Fishers Mayor Scott Fadness said, "I'm perplexed by Mayor Hogsett's proposal that is not consistent with the work the Central Indiana Conference of Elected Officials has been doing collectively over the last year. While I agree that regionalism is important, I believe we need to find a solution that will transcend political seasons and ensure the long-term sustainability of our region."

This statement came from Carmel Mayor Jim Brainard: "I need to study this proposal. I agree that we need to work cooperatively, but this is a very complicated proposal that needs to be studied to ensure that it is not a band-aid but is in the best interests of residents of both Indianapolis and Carmel."

And this response from Greenwood Mayor Mark Myers, "I was surprised to hear Mayor Hogsett's proposal for the first time last night. It doesn't reflect the conversations many mayor's and town leaders have been having about ways to collaborate and invest in transformative projects. I'm committed to working on solutions that will benefit Greenwood and the region."

The mayor's office provided this document "Regional Infrastructure: A Conceptual Framework"
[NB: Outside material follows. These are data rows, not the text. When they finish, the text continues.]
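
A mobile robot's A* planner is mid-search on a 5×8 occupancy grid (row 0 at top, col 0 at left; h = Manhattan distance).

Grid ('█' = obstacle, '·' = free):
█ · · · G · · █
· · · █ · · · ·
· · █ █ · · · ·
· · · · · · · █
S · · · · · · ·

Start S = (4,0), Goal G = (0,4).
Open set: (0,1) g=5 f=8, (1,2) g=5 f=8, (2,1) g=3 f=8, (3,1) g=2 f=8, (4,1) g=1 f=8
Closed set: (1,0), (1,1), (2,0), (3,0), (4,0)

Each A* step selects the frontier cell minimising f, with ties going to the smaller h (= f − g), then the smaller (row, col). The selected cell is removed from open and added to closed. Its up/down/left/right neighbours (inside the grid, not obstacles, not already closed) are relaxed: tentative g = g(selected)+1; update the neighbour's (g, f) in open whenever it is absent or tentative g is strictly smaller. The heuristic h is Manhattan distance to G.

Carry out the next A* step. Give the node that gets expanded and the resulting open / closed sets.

expanded=(0,1); open=[(0,2) g=6 f=8, (1,2) g=5 f=8, (2,1) g=3 f=8, (3,1) g=2 f=8, (4,1) g=1 f=8]; closed=[(0,1), (1,0), (1,1), (2,0), (3,0), (4,0)]

step 1: expand (0,1) (f=8, h=3) → closed; open now [(0,2) g=6 f=8, (1,2) g=5 f=8, (2,1) g=3 f=8, (3,1) g=2 f=8, (4,1) g=1 f=8]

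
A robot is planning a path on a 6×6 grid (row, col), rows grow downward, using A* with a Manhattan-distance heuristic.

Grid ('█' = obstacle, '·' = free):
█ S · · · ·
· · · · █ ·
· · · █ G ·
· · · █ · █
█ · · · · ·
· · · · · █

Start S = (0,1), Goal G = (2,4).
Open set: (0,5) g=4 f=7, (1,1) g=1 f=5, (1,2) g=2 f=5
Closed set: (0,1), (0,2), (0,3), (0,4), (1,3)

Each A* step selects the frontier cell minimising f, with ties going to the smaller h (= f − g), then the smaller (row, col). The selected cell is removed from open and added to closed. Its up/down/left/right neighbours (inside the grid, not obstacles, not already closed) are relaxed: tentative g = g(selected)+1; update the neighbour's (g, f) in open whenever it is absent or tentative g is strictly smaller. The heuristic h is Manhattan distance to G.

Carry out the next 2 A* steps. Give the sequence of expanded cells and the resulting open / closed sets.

step 1: expand (1,2) (f=5, h=3) → closed; open now [(0,5) g=4 f=7, (1,1) g=1 f=5, (2,2) g=3 f=5]
step 2: expand (2,2) (f=5, h=2) → closed; open now [(0,5) g=4 f=7, (1,1) g=1 f=5, (2,1) g=4 f=7, (3,2) g=4 f=7]

order=[(1,2) → (2,2)]; open=[(0,5) g=4 f=7, (1,1) g=1 f=5, (2,1) g=4 f=7, (3,2) g=4 f=7]; closed=[(0,1), (0,2), (0,3), (0,4), (1,2), (1,3), (2,2)]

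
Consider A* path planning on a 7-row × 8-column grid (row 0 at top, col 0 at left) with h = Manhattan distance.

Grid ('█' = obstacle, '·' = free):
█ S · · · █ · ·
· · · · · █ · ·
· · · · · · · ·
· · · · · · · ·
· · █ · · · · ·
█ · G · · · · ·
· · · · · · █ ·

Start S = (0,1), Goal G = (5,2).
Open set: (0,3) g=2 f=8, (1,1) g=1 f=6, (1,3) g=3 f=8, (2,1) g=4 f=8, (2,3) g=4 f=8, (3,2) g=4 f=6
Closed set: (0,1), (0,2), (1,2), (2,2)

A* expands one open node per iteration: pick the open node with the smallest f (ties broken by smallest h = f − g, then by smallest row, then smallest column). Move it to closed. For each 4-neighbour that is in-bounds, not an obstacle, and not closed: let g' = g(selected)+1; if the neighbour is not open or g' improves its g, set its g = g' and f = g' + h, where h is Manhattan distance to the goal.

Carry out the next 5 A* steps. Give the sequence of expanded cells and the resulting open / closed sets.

order=[(3,2) → (1,1) → (2,1) → (3,1) → (4,1)]; open=[(0,3) g=2 f=8, (1,0) g=2 f=8, (1,3) g=3 f=8, (2,0) g=3 f=8, (2,3) g=4 f=8, (3,0) g=4 f=8, (3,3) g=5 f=8, (4,0) g=5 f=8, (5,1) g=5 f=6]; closed=[(0,1), (0,2), (1,1), (1,2), (2,1), (2,2), (3,1), (3,2), (4,1)]

step 1: expand (3,2) (f=6, h=2) → closed; open now [(0,3) g=2 f=8, (1,1) g=1 f=6, (1,3) g=3 f=8, (2,1) g=4 f=8, (2,3) g=4 f=8, (3,1) g=5 f=8, (3,3) g=5 f=8]
step 2: expand (1,1) (f=6, h=5) → closed; open now [(0,3) g=2 f=8, (1,0) g=2 f=8, (1,3) g=3 f=8, (2,1) g=2 f=6, (2,3) g=4 f=8, (3,1) g=5 f=8, (3,3) g=5 f=8]
step 3: expand (2,1) (f=6, h=4) → closed; open now [(0,3) g=2 f=8, (1,0) g=2 f=8, (1,3) g=3 f=8, (2,0) g=3 f=8, (2,3) g=4 f=8, (3,1) g=3 f=6, (3,3) g=5 f=8]
step 4: expand (3,1) (f=6, h=3) → closed; open now [(0,3) g=2 f=8, (1,0) g=2 f=8, (1,3) g=3 f=8, (2,0) g=3 f=8, (2,3) g=4 f=8, (3,0) g=4 f=8, (3,3) g=5 f=8, (4,1) g=4 f=6]
step 5: expand (4,1) (f=6, h=2) → closed; open now [(0,3) g=2 f=8, (1,0) g=2 f=8, (1,3) g=3 f=8, (2,0) g=3 f=8, (2,3) g=4 f=8, (3,0) g=4 f=8, (3,3) g=5 f=8, (4,0) g=5 f=8, (5,1) g=5 f=6]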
A successful and thriving regional economy demands a reliable road system. Improving transportation infrastructure provides workers with better access to their places of work, allows manufacturers to more efficiently supply their operations, and generally facilitates the movement of goods and services throughout the region. On the other hand, underfunded transportation infrastructure results in higher supply costs, increased commuting time, higher vehicle operating expenses, and ultimately, a less productive region. Indianapolis serves as the regional employment center for the Central Indiana economy. Approximately one of every four workers in neighboring counties commute to work into Marion County each day – more than 160,000 people utilizing local infrastructure. Out of all vehicle miles travelled in the nine-county region1, nearly half of the road usage takes place in Marion County. Consequently, Marion County taxpayers bear a disproportionate burden for building, maintaining and replacing these roads and bridges used by hundreds of thousands of commuters throughout the region.
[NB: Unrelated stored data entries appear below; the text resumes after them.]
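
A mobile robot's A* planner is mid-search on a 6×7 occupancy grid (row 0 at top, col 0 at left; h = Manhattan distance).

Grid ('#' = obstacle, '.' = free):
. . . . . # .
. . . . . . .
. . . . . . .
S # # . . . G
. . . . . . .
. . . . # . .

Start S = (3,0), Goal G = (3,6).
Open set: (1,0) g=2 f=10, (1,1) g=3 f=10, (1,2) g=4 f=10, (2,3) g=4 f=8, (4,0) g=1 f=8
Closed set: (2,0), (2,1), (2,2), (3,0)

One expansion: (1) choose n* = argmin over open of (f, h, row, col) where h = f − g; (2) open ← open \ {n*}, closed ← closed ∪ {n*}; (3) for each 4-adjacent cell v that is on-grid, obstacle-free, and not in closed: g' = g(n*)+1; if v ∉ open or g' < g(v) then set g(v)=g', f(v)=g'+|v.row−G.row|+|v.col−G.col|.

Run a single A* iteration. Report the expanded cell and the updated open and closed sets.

step 1: expand (2,3) (f=8, h=4) → closed; open now [(1,0) g=2 f=10, (1,1) g=3 f=10, (1,2) g=4 f=10, (1,3) g=5 f=10, (2,4) g=5 f=8, (3,3) g=5 f=8, (4,0) g=1 f=8]

expanded=(2,3); open=[(1,0) g=2 f=10, (1,1) g=3 f=10, (1,2) g=4 f=10, (1,3) g=5 f=10, (2,4) g=5 f=8, (3,3) g=5 f=8, (4,0) g=1 f=8]; closed=[(2,0), (2,1), (2,2), (2,3), (3,0)]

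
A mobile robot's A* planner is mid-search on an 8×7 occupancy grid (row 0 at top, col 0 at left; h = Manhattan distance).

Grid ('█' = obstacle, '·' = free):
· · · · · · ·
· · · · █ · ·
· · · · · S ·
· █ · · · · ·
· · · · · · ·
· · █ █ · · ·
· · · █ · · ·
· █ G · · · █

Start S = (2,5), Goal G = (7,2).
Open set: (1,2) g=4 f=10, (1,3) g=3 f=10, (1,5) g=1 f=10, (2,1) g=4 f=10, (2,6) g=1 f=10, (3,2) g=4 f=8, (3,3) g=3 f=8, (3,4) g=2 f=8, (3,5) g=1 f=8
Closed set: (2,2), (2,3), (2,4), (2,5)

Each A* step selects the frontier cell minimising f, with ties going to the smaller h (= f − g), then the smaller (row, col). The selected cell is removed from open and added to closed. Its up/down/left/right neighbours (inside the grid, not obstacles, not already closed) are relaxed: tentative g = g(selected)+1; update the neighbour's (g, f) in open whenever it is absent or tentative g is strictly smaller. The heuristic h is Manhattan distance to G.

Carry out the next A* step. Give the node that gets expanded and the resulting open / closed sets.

expanded=(3,2); open=[(1,2) g=4 f=10, (1,3) g=3 f=10, (1,5) g=1 f=10, (2,1) g=4 f=10, (2,6) g=1 f=10, (3,3) g=3 f=8, (3,4) g=2 f=8, (3,5) g=1 f=8, (4,2) g=5 f=8]; closed=[(2,2), (2,3), (2,4), (2,5), (3,2)]

step 1: expand (3,2) (f=8, h=4) → closed; open now [(1,2) g=4 f=10, (1,3) g=3 f=10, (1,5) g=1 f=10, (2,1) g=4 f=10, (2,6) g=1 f=10, (3,3) g=3 f=8, (3,4) g=2 f=8, (3,5) g=1 f=8, (4,2) g=5 f=8]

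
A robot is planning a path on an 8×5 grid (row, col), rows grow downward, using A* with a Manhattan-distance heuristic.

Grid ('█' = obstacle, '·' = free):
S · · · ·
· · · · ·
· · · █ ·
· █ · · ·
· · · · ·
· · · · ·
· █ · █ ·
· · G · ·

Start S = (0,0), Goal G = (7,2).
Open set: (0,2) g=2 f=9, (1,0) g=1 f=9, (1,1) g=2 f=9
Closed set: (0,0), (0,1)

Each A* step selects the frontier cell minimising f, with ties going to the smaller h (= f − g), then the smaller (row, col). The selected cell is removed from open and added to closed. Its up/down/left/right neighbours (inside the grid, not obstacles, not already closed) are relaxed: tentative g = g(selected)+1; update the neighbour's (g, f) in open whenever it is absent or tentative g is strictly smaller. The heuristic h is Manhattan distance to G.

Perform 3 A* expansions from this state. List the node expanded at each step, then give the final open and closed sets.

step 1: expand (0,2) (f=9, h=7) → closed; open now [(0,3) g=3 f=11, (1,0) g=1 f=9, (1,1) g=2 f=9, (1,2) g=3 f=9]
step 2: expand (1,2) (f=9, h=6) → closed; open now [(0,3) g=3 f=11, (1,0) g=1 f=9, (1,1) g=2 f=9, (1,3) g=4 f=11, (2,2) g=4 f=9]
step 3: expand (2,2) (f=9, h=5) → closed; open now [(0,3) g=3 f=11, (1,0) g=1 f=9, (1,1) g=2 f=9, (1,3) g=4 f=11, (2,1) g=5 f=11, (3,2) g=5 f=9]

order=[(0,2) → (1,2) → (2,2)]; open=[(0,3) g=3 f=11, (1,0) g=1 f=9, (1,1) g=2 f=9, (1,3) g=4 f=11, (2,1) g=5 f=11, (3,2) g=5 f=9]; closed=[(0,0), (0,1), (0,2), (1,2), (2,2)]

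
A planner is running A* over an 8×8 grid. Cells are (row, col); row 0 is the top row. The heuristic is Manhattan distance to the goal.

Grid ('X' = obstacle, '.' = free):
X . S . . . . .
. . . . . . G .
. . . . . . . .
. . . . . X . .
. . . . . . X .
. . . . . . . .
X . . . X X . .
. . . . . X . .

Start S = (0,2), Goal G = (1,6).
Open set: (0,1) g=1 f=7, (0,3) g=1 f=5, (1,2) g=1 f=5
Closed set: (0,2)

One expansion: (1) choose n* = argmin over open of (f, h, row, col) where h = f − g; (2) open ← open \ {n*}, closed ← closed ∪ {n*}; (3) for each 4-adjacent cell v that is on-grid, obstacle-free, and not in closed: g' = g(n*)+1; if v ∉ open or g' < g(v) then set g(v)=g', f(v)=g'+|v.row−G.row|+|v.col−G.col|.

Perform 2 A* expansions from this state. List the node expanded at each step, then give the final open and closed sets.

step 1: expand (0,3) (f=5, h=4) → closed; open now [(0,1) g=1 f=7, (0,4) g=2 f=5, (1,2) g=1 f=5, (1,3) g=2 f=5]
step 2: expand (0,4) (f=5, h=3) → closed; open now [(0,1) g=1 f=7, (0,5) g=3 f=5, (1,2) g=1 f=5, (1,3) g=2 f=5, (1,4) g=3 f=5]

order=[(0,3) → (0,4)]; open=[(0,1) g=1 f=7, (0,5) g=3 f=5, (1,2) g=1 f=5, (1,3) g=2 f=5, (1,4) g=3 f=5]; closed=[(0,2), (0,3), (0,4)]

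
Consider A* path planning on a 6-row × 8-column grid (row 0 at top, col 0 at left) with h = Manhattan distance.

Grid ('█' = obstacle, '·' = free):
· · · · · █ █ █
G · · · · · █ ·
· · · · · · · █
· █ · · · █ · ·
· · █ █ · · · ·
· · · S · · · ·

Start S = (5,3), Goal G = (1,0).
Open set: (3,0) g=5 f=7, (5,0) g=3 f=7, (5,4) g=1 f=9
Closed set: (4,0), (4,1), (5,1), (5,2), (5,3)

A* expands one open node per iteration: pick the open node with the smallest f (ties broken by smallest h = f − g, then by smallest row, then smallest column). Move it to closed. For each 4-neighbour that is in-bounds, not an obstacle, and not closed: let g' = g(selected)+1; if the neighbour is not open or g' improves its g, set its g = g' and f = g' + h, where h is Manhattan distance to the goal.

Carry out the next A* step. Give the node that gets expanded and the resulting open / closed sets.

expanded=(3,0); open=[(2,0) g=6 f=7, (5,0) g=3 f=7, (5,4) g=1 f=9]; closed=[(3,0), (4,0), (4,1), (5,1), (5,2), (5,3)]

step 1: expand (3,0) (f=7, h=2) → closed; open now [(2,0) g=6 f=7, (5,0) g=3 f=7, (5,4) g=1 f=9]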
Indiana’s local taxing mechanisms do not adequately allocate revenues in ways that are proportional to the use of public roads. In Indiana, local income tax revenues are exclusively distributed to the county of residence, not the county of employment. The resulting tax revenue is not sufficient to sustain and improve the roads that bring those who live in surrounding counties to work each day in Marion County.
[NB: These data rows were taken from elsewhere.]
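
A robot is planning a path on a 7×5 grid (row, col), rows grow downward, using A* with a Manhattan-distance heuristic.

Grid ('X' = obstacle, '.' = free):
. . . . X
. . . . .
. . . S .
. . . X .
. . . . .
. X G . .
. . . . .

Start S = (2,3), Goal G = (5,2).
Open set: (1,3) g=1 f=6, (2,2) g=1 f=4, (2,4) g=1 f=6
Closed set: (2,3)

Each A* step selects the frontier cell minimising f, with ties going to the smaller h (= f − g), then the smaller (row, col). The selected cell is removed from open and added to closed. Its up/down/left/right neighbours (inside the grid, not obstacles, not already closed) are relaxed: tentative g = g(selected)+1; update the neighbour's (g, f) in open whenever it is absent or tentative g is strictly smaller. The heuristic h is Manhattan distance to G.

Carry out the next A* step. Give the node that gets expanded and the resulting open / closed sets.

step 1: expand (2,2) (f=4, h=3) → closed; open now [(1,2) g=2 f=6, (1,3) g=1 f=6, (2,1) g=2 f=6, (2,4) g=1 f=6, (3,2) g=2 f=4]

expanded=(2,2); open=[(1,2) g=2 f=6, (1,3) g=1 f=6, (2,1) g=2 f=6, (2,4) g=1 f=6, (3,2) g=2 f=4]; closed=[(2,2), (2,3)]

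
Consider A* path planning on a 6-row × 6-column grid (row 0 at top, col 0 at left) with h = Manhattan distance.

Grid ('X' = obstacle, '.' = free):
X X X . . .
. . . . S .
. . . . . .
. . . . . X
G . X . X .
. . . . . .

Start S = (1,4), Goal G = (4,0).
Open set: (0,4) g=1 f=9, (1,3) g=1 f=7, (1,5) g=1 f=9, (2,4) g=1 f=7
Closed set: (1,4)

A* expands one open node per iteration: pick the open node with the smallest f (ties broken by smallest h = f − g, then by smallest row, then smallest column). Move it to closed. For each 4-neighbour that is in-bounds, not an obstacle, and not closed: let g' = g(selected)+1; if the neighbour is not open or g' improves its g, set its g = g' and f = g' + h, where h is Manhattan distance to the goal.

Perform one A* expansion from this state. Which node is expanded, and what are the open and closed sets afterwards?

step 1: expand (1,3) (f=7, h=6) → closed; open now [(0,3) g=2 f=9, (0,4) g=1 f=9, (1,2) g=2 f=7, (1,5) g=1 f=9, (2,3) g=2 f=7, (2,4) g=1 f=7]

expanded=(1,3); open=[(0,3) g=2 f=9, (0,4) g=1 f=9, (1,2) g=2 f=7, (1,5) g=1 f=9, (2,3) g=2 f=7, (2,4) g=1 f=7]; closed=[(1,3), (1,4)]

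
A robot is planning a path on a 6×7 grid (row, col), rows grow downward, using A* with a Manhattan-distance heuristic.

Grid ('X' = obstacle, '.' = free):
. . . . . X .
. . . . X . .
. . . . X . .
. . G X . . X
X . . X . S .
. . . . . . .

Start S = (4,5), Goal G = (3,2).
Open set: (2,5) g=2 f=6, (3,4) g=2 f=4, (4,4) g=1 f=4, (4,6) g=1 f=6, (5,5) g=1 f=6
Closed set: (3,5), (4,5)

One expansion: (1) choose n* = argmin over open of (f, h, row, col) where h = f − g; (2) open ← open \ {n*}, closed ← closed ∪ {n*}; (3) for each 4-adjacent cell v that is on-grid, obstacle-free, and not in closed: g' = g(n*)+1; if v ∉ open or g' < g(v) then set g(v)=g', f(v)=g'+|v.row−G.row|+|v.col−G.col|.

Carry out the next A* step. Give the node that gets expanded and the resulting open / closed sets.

step 1: expand (3,4) (f=4, h=2) → closed; open now [(2,5) g=2 f=6, (4,4) g=1 f=4, (4,6) g=1 f=6, (5,5) g=1 f=6]

expanded=(3,4); open=[(2,5) g=2 f=6, (4,4) g=1 f=4, (4,6) g=1 f=6, (5,5) g=1 f=6]; closed=[(3,4), (3,5), (4,5)]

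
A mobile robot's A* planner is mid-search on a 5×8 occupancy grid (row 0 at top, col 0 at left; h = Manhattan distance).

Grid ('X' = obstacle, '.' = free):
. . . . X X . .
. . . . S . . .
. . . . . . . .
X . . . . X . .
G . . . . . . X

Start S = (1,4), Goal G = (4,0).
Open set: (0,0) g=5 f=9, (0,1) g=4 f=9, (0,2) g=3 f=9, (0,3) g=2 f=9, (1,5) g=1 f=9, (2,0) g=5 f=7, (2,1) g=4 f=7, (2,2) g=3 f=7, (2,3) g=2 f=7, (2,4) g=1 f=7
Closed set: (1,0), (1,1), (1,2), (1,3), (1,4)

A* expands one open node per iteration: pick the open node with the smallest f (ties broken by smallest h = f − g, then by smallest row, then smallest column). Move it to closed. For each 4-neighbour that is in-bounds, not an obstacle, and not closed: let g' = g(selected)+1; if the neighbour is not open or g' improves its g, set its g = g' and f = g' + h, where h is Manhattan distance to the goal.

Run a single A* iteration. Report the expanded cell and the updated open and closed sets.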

The proposed Regional Infrastructure framework creates a way to fund regional infrastructure improvements, without requiring a tax increase. The framework is comprised of two elements:

1. All counties within Central Indiana’s nine-county region would contribute a portion of future income tax growth on the first 1% of their local income tax rate to a regional infrastructure fund.
2. The proceeds of the funds would be distributed based on usage (vehicle miles travelled) of locally funded, regionally significant transportation infrastructure, so that the most-used roadways would receive the appropriate monetary allocation.

By only tapping the growth of the first 1% of the increase in income tax revenue, this framework avoids impacting or reallocating the current revenue levels of Central Indiana taxing units, and would not require a tax increase. Should additional revenues be required for budgetary use, the existing options for increasing income tax rates are fully available.
As transportation assets are long-lived, it is typical to sell bonds to finance assets over the duration of the operational timespan. With the proposed framework, this strategy could produce between $50M and $100M in annual road funding, which could then be leveraged to maintain and improve Marion County’s regional transportation infrastructure.
Importantly, this distribution formula would produce a more equitable distribution of revenues across the region. Under current projections, five of the nine counties in the region would see an increase in funding.

(1 For these purposes, the nine-county region is defined as the following counties: Marion, Hendricks, Boone, Hamilton, Madison, Hancock, Shelby, Johnson, Morgan.)